Taking a look at the company's dividend growth, its current annualized dividend of $2.20 is up 2.8% from last year. In the past five-year period, Scotts Miracle-Gro has increased its dividend 5 times on a year-over-year basis for an average annual increase of 5.28%. Any future dividend growth will depend on both earnings growth and the company's payout ratio; a payout ratio is the proportion of a firm's annual earnings per share that it pays out as a dividend. Scotts's current payout ratio is 53%, meaning it paid out 53% of its trailing 12-month EPS as dividend.
SMG is expecting earnings to expand this fiscal year as well.
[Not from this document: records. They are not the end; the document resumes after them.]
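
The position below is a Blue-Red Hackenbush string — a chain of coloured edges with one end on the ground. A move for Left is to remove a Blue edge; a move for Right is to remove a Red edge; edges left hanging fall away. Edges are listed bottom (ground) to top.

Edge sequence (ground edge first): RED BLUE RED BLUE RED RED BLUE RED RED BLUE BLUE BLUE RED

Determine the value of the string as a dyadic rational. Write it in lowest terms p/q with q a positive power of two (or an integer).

-2915/4096

Recurse on prefixes of the 13-edge string RED BLUE RED BLUE RED RED BLUE RED RED BLUE BLUE BLUE RED:
R: Left { — }, Right { 0 } => simplest -1
RB: Left { -1 }, Right { 0 } => simplest -1/2
RBR: Left { -1 }, Right { -1/2; 0 } => simplest -3/4
RBRB: Left { -1; -3/4 }, Right { -1/2; 0 } => simplest -5/8
RBRBR: Left { -1; -3/4 }, Right { -5/8; -1/2; 0 } => simplest -11/16
RBRBRR: Left { -1; -3/4 }, Right { -11/16; -5/8; -1/2; 0 } => simplest -23/32
RBRBRRB: Left { -1; -3/4; -23/32 }, Right { -11/16; -5/8; -1/2; 0 } => simplest -45/64
RBRBRRBR: Left { -1; -3/4; -23/32 }, Right { -45/64; -11/16; -5/8; -1/2; 0 } => simplest -91/128
RBRBRRBRR: Left { -1; -3/4; -23/32 }, Right { -91/128; -45/64; -11/16; -5/8; -1/2; 0 } => simplest -183/256
RBRBRRBRRB: Left { -1; -3/4; -23/32; -183/256 }, Right { -91/128; -45/64; -11/16; -5/8; -1/2; 0 } => simplest -365/512
RBRBRRBRRBB: Left { -1; -3/4; -23/32; -183/256; -365/512 }, Right { -91/128; -45/64; -11/16; -5/8; -1/2; 0 } => simplest -729/1024
RBRBRRBRRBBB: Left { -1; -3/4; -23/32; -183/256; -365/512; -729/1024 }, Right { -91/128; -45/64; -11/16; -5/8; -1/2; 0 } => simplest -1457/2048
RBRBRRBRRBBBR: Left { -1; -3/4; -23/32; -183/256; -365/512; -729/1024 }, Right { -1457/2048; -91/128; -45/64; -11/16; -5/8; -1/2; 0 } => simplest -2915/4096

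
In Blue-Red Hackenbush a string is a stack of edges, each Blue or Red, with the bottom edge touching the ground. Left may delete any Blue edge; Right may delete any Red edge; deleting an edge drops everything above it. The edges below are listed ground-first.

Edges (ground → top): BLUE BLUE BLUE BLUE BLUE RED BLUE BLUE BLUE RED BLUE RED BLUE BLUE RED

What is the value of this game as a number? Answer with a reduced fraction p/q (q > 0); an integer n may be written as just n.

5037/1024

Build G(s[:k]) for k = 1..15, string s = BLUE BLUE BLUE BLUE BLUE RED BLUE BLUE BLUE RED BLUE RED BLUE BLUE RED.
edge 1 of 15 (BLUE): { 0 | — } = 1
edge 2 of 15 (BLUE): { 0 1 | — } = 2
edge 3 of 15 (BLUE): { 0 1 2 | — } = 3
edge 4 of 15 (BLUE): { 0 1 2 3 | — } = 4
edge 5 of 15 (BLUE): { 0 1 2 3 4 | — } = 5
edge 6 of 15 (RED): { 0 1 2 3 4 | 5 } = 9/2
edge 7 of 15 (BLUE): { 0 1 2 3 4 9/2 | 5 } = 19/4
edge 8 of 15 (BLUE): { 0 1 2 3 4 9/2 19/4 | 5 } = 39/8
edge 9 of 15 (BLUE): { 0 1 2 3 4 9/2 19/4 39/8 | 5 } = 79/16
edge 10 of 15 (RED): { 0 1 2 3 4 9/2 19/4 39/8 | 79/16 5 } = 157/32
edge 11 of 15 (BLUE): { 0 1 2 3 4 9/2 19/4 39/8 157/32 | 79/16 5 } = 315/64
edge 12 of 15 (RED): { 0 1 2 3 4 9/2 19/4 39/8 157/32 | 315/64 79/16 5 } = 629/128
edge 13 of 15 (BLUE): { 0 1 2 3 4 9/2 19/4 39/8 157/32 629/128 | 315/64 79/16 5 } = 1259/256
edge 14 of 15 (BLUE): { 0 1 2 3 4 9/2 19/4 39/8 157/32 629/128 1259/256 | 315/64 79/16 5 } = 2519/512
edge 15 of 15 (RED): { 0 1 2 3 4 9/2 19/4 39/8 157/32 629/128 1259/256 | 2519/512 315/64 79/16 5 } = 5037/1024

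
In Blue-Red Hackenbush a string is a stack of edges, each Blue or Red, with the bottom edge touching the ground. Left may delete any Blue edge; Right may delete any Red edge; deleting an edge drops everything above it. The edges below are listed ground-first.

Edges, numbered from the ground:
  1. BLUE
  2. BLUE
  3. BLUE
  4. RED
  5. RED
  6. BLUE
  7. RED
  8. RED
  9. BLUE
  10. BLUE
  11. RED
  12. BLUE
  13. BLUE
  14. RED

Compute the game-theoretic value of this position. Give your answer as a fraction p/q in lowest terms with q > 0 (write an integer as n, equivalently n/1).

Prefix values for BLUE BLUE BLUE RED RED BLUE RED RED BLUE BLUE RED BLUE BLUE RED via {L|R} + simplicity:
v_1 [B]  L=[0]  R=[·]  gives 1
v_2 [BB]  L=[0,1]  R=[·]  gives 2
v_3 [BBB]  L=[0,1,2]  R=[·]  gives 3
v_4 [BBBR]  L=[0,1,2]  R=[3]  gives 5/2
v_5 [BBBRR]  L=[0,1,2]  R=[5/2,3]  gives 9/4
v_6 [BBBRRB]  L=[0,1,2,9/4]  R=[5/2,3]  gives 19/8
v_7 [BBBRRBR]  L=[0,1,2,9/4]  R=[19/8,5/2,3]  gives 37/16
v_8 [BBBRRBRR]  L=[0,1,2,9/4]  R=[37/16,19/8,5/2,3]  gives 73/32
v_9 [BBBRRBRRB]  L=[0,1,2,9/4,73/32]  R=[37/16,19/8,5/2,3]  gives 147/64
v_10 [BBBRRBRRBB]  L=[0,1,2,9/4,73/32,147/64]  R=[37/16,19/8,5/2,3]  gives 295/128
v_11 [BBBRRBRRBBR]  L=[0,1,2,9/4,73/32,147/64]  R=[295/128,37/16,19/8,5/2,3]  gives 589/256
v_12 [BBBRRBRRBBRB]  L=[0,1,2,9/4,73/32,147/64,589/256]  R=[295/128,37/16,19/8,5/2,3]  gives 1179/512
v_13 [BBBRRBRRBBRBB]  L=[0,1,2,9/4,73/32,147/64,589/256,1179/512]  R=[295/128,37/16,19/8,5/2,3]  gives 2359/1024
v_14 [BBBRRBRRBBRBBR]  L=[0,1,2,9/4,73/32,147/64,589/256,1179/512]  R=[2359/1024,295/128,37/16,19/8,5/2,3]  gives 4717/2048

4717/2048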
The Zacks Consensus Estimate for 2019 is $4.28 per share, which represents a year-over-year growth rate of 15.36%.
From greatly improving stock investing profits and reducing overall portfolio risk to providing tax advantages, investors like dividends for a variety of different reasons. It's important to keep in mind that not all companies provide a quarterly payout.
Big, established firms that have more secure profits are often seen as the best dividend options, but it's fairly uncommon to see high-growth businesses or tech start-ups offer their stockholders a dividend. During periods of rising interest rates, income investors must be mindful that high-yielding stocks tend to struggle. That said, they can take comfort from the fact that SMG is not only an attractive dividend play, but is also a compelling investment opportunity with a Zacks Rank of #2 (Buy).